The social model of disability was made as a response to this medicalised view of our lives and that all the problems we have when we are ill or disabled come from something wrong with our bodies. It suggests that actually, we are more disabled by things outside of our bodies including other people's attitudes, Physical things and environmental things. So what the social model does is split the two things up and call them different things. Impairments are what is different about our bodies that may need medical help or treatment, but a disability is a man made thing that affects how our different bodies interact with the world. 
This was a great idea, because it meant disabled people could have something to fight for that unites them, and can make life better for all different bodies. It shifts the blame (and the solution) back onto society to change and include all bodies however different they are.

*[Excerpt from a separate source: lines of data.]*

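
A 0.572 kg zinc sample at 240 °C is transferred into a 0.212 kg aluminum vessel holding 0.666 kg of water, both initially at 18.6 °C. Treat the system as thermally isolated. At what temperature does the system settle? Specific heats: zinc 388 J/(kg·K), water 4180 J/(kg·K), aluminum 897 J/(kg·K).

T_f ≈ 34.0 °C

T_f is the heat-capacity-weighted average of the initial temperatures:
T_f = (221.94·240 + 2783.9·18.6 + 190.16·18.6) / (221.94 + 2783.9 + 190.16)
    = 108582 / 3196 ≈ 33.97 °C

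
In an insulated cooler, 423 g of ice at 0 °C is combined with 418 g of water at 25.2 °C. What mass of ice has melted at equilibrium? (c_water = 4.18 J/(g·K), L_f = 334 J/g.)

Water can give up m c ΔT = 418·4.18·25.2 = 44030 J before reaching 0 °C.
Melting all 423 g of ice would need 423·334 = 141282 J.
44030 J < 141282 J, so only part of the ice melts and the system sits at 0 °C.
m_melted·334 = 44030  ⇒  m_melted ≈ 131.8 g.

m_melted ≈ 132 g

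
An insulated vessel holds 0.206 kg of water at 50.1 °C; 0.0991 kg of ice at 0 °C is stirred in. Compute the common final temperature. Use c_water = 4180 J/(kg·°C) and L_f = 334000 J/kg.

Setting the total heat transfer to zero:
fusion: m_ice L_f = 0.0991·334000 = 33099; warm the meltwater: 414.24 T; water: 861.08(T − 50.1)
1275.3 T = 43140 − 33099 = 10041
T ≈ 7.87 °C. Since T > 0 °C, the all-ice-melts assumption holds.

T_f ≈ 7.9 °C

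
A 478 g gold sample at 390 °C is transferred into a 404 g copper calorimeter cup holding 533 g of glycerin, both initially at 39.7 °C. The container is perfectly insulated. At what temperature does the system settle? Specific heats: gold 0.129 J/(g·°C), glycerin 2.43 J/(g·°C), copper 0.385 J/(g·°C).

T_f is the heat-capacity-weighted average of the initial temperatures:
T_f = (61.66×390 + 1295.2×39.7 + 155.54×39.7) / (61.66 + 1295.2 + 155.54)
    = 81642 / 1512.4 ≈ 53.98 °C

T_f ≈ 54.0 °C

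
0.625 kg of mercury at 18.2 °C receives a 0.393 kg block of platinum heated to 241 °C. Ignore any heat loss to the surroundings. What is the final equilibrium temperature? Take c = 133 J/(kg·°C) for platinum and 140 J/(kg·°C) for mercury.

T_f ≈ 101.5 °C

Setting the total heat transfer to zero:
0.393·133·(T − 241) + 0.625·140·(T − 18.2) = 0
52.27(T − 241) + 87.5(T − 18.2) = 0
139.77 T = 14189
T = 14189/139.77 ≈ 101.52 °C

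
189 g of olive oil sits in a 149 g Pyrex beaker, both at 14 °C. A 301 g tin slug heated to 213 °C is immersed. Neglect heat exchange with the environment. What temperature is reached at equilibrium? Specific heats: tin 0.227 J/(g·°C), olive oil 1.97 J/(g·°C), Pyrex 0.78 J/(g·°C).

T_f ≈ 38.4 °C

Energy conservation, ΣQ = 0:
301·0.227·(T − 213) + 189·1.97·(T − 14) + 149·0.78·(T − 14) = 0
68.33(T − 213) + 372.33(T − 14) + 116.22(T − 14) = 0
556.88 T = 21393
T ≈ 38.42 °C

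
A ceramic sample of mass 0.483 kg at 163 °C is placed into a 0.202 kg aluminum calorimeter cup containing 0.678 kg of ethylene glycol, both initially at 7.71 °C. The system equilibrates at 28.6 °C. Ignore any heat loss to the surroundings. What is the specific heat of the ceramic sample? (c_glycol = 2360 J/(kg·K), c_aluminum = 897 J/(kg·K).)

c ≈ 573 J/(kg·K)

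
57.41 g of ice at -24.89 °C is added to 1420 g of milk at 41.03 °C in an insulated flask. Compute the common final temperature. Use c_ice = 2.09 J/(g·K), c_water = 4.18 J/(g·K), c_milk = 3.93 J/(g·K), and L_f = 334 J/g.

T_f ≈ 35.5 °C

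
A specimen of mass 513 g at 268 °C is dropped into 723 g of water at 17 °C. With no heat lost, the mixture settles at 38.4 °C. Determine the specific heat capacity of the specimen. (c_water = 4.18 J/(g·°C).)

Net heat exchanged in the isolated system is zero:
513·c·(38.4 − 268) + 723·4.18·(38.4 − 17) = 0
-117785 c = -64674
c = -64674/-117785 ≈ 0.5491 J/(g·°C)

c ≈ 0.549 J/(g·°C)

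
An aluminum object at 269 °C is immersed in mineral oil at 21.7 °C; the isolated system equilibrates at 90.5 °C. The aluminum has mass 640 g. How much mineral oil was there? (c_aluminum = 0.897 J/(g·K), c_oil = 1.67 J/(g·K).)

m ≈ 892 g

Net heat exchanged in the isolated system is zero:
640×0.897×(90.5 − 269) + m×1.67×(90.5 − 21.7) = 0
114.9 m = 102473
m = 102473/114.9 ≈ 891.9 g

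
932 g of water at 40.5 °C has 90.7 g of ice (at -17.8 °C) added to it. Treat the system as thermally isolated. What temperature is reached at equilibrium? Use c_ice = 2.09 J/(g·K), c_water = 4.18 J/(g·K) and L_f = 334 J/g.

Energy balance with sensible and latent terms:
warm ice to 0 °C: 90.7×2.09×(0 − (-17.8)) = 3374.2; melt ice: 90.7×334 = 30294; warm the meltwater: 379.13 T; water cools: 932×4.18×(T − 40.5) = 3895.8(T − 40.5)
4274.9 T = 157778 − 33668 = 124110
T ≈ 29.03 °C (positive, so assuming full melt was valid).

T_f ≈ 29.0 °C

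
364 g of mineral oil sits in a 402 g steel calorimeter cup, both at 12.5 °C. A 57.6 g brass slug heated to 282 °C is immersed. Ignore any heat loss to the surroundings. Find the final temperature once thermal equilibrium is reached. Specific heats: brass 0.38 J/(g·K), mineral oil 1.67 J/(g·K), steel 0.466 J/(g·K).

T_f ≈ 19.7 °C

T_f is the heat-capacity-weighted average of the initial temperatures:
T_f = (21.89*282 + 607.88*12.5 + 187.33*12.5) / (21.89 + 607.88 + 187.33)
    = 16113 / 817.1 ≈ 19.72 °C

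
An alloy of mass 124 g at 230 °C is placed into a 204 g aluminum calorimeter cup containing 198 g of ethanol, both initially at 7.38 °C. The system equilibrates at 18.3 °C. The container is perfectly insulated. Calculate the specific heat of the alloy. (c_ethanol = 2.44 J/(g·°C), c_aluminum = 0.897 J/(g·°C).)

Let T be the final temperature. ΣQ_i = 0:
124×c×(18.3 − 230) + 198×2.44×(18.3 − 7.38) + 204×0.897×(18.3 − 7.38) = 0
-26251 c = -7273.9
c = -7273.9/-26251 ≈ 0.2771 J/(g·°C)

c ≈ 0.277 J/(g·°C)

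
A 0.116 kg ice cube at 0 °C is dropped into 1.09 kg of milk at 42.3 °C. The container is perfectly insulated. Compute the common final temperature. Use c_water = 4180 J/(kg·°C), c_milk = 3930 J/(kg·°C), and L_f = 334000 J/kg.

T_f ≈ 29.9 °C

Heat gained plus heat lost sum to zero:
latent heat to melt: 0.116×334000 = 38744
  warm the meltwater: 484.88 T
  milk cools: 1.09×3930×(T − 42.3) = 4283.7(T − 42.3)
4768.6 T = 181201 − 38744 = 142457
T ≈ 29.87 °C. Since T > 0 °C, the all-ice-melts assumption holds.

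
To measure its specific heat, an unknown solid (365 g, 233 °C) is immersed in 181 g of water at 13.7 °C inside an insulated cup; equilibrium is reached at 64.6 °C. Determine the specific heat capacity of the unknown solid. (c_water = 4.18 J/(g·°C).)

c ≈ 0.627 J/(g·°C)

m_s c (T_s − T_f) = m_water c_water (T_f − T_0):
365·c·(233 − 64.6) = 181·4.18·(64.6 − 13.7)
61466 c = 38510  ⇒  c ≈ 0.6265 J/(g·°C)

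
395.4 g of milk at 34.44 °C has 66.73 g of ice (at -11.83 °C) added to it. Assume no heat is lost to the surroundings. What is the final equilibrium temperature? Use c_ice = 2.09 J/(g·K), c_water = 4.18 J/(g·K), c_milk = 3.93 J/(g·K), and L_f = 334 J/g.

T_f ≈ 16.1 °C

Taking heat into each body as positive, Σ m c ΔT = 0:
ice -11.83→0 °C: 66.73·2.09·11.83 = 1649.9; latent heat to melt: 66.73·334 = 22288; meltwater 0→T: 66.73·4.18·T = 278.93 T; milk cools: 395.4·3.93·(T − 34.44) = 1553.9(T − 34.44)
1832.9 T = 53517 − 23938 = 29579
T ≈ 16.14 °C (positive, so assuming full melt was valid).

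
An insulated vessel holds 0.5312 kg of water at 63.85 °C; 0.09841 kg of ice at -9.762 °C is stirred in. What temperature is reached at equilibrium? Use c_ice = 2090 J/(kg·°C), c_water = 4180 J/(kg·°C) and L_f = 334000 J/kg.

T_f ≈ 40.6 °C

Heat gained plus heat lost sum to zero:
warm ice to 0 °C: 0.09841·2090·(0 − (-9.762)) = 2007.8; latent heat to melt: 0.09841·334000 = 32869; meltwater 0→T: 0.09841·4180·T = 411.35 T; water: 2220.4(T − 63.85)
2631.8 T = 141774 − 34877 = 106897
T ≈ 40.62 °C — above 0 °C, consistent with complete melting.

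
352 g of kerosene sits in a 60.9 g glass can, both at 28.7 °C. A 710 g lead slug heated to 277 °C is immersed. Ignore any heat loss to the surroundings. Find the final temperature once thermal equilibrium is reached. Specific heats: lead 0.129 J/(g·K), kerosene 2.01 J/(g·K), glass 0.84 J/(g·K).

Energy conservation, ΣQ = 0:
710·0.129·(T − 277) + 352·2.01·(T − 28.7) + 60.9·0.84·(T − 28.7) = 0
850.27 T = 47144
T ≈ 55.45 °C

T_f ≈ 55.4 °C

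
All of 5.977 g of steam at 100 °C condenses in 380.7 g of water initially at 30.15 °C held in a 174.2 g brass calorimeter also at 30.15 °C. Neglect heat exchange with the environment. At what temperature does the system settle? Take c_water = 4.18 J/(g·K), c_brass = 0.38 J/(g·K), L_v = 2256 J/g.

T_f ≈ 39.2 °C

Energy balance with sensible and latent terms:
condense steam: −5.977·2256 = −13484
  condensed water 100 °C→T: 24.98(T − 100)
  original water: 1591.3(T − 30.15)
  cup: 66.2(T − 30.15)
1682.5 T = 13484 + 2498.4 + 49974 = 65957
T ≈ 39.20 °C (< 100 °C, so full condensation is consistent).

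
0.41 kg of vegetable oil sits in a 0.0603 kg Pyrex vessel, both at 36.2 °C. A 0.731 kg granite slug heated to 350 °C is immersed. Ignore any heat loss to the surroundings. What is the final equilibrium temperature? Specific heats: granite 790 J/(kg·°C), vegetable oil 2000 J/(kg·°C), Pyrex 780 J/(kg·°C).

T_f ≈ 161.7 °C

T_f = Σ m_i c_i T_i / Σ m_i c_i:
T_f = (577.49*350 + 820*36.2 + 47.03*36.2) / (577.49 + 820 + 47.03)
    = 233508 / 1444.5 ≈ 161.65 °C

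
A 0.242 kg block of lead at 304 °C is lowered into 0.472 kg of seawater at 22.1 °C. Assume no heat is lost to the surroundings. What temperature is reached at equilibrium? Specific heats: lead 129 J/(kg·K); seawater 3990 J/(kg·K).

T_f ≈ 26.7 °C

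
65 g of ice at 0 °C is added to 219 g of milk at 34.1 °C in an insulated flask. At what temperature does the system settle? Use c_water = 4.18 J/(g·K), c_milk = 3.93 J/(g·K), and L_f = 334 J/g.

T_f ≈ 6.7 °C

Sum of m c ΔT and latent-heat terms is zero:
latent heat to melt: 65·334 = 21710; meltwater 0→T: 65·4.18·T = 271.7 T; milk cools: 219·3.93·(T − 34.1) = 860.67(T − 34.1)
1132.4 T = 29349 − 21710 = 7638.8
T ≈ 6.75 °C — above 0 °C, consistent with complete melting.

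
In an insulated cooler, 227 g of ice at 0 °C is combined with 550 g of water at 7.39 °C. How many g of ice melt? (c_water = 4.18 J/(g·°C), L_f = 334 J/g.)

m_melted ≈ 50.9 g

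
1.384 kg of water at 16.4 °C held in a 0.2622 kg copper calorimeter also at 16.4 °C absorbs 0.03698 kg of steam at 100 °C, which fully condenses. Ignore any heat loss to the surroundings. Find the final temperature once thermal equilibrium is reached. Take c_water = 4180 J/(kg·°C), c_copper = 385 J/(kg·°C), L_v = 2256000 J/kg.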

So for me personally this idea was very healing, because it meant that a lot of the bad stuff I had faced was no longer because of me, but because society wasn't set up for me, and it was them that needed to change. If a disabled person who needs a mobility aid finds a building only has steps, it's not their fault that they can't walk up them, it's the fault of the building for assuming that everyone can walk up stairs. If a disabled person can only work 2 hours a day before becoming tired and needing to stop, it's not the fault of the disabled person that the world of work expects a 7 hour day, or a 37 hour week. I also have come to realize that this goes both ways, and that I can also make changes to the way I live to make it easier for me that doesn't involve following "the rules". If it's easier to use an electronic can opener, it doesn't matter, the can still gets opened, or in my case, actually gets opened! ( That's because I'm left handed and can't open cans with a tin opener!)
So that was the first thing I learnt about looking at healing differently when I was doing my degree. The next thing is something I'm looking at now on my postgraduate degree. 
Whilst this idea is about mental illness and wellbeing it can be useful for everyone to think about it in relation to healing even if we can't be "cured". 
The idea of personal recovery in Mental health means living well within and despite limitations that are imposed on us, or because of our different bodies (this includes brains!). It's about finding meaning and a purpose in life that might be new or different to before illness, but is still just as valid. Recovery is about a whole person, and a whole life journey. It's about finding hope in the darkness, and remembering that even the tiniest flame can burn bright in dark times. Linked very close to this is social inclusion, which is very important in the recovery idea.
We can't do this journey alone, we need others to support us, and we can also support others, in a 2 way exchange of interconnection. We also need others to socialize, work with and to serve and be served by. 
I hope you can find new meaning in what healing means with these ideas and perhaps see that God is healing your life, perhaps not in the way you expect.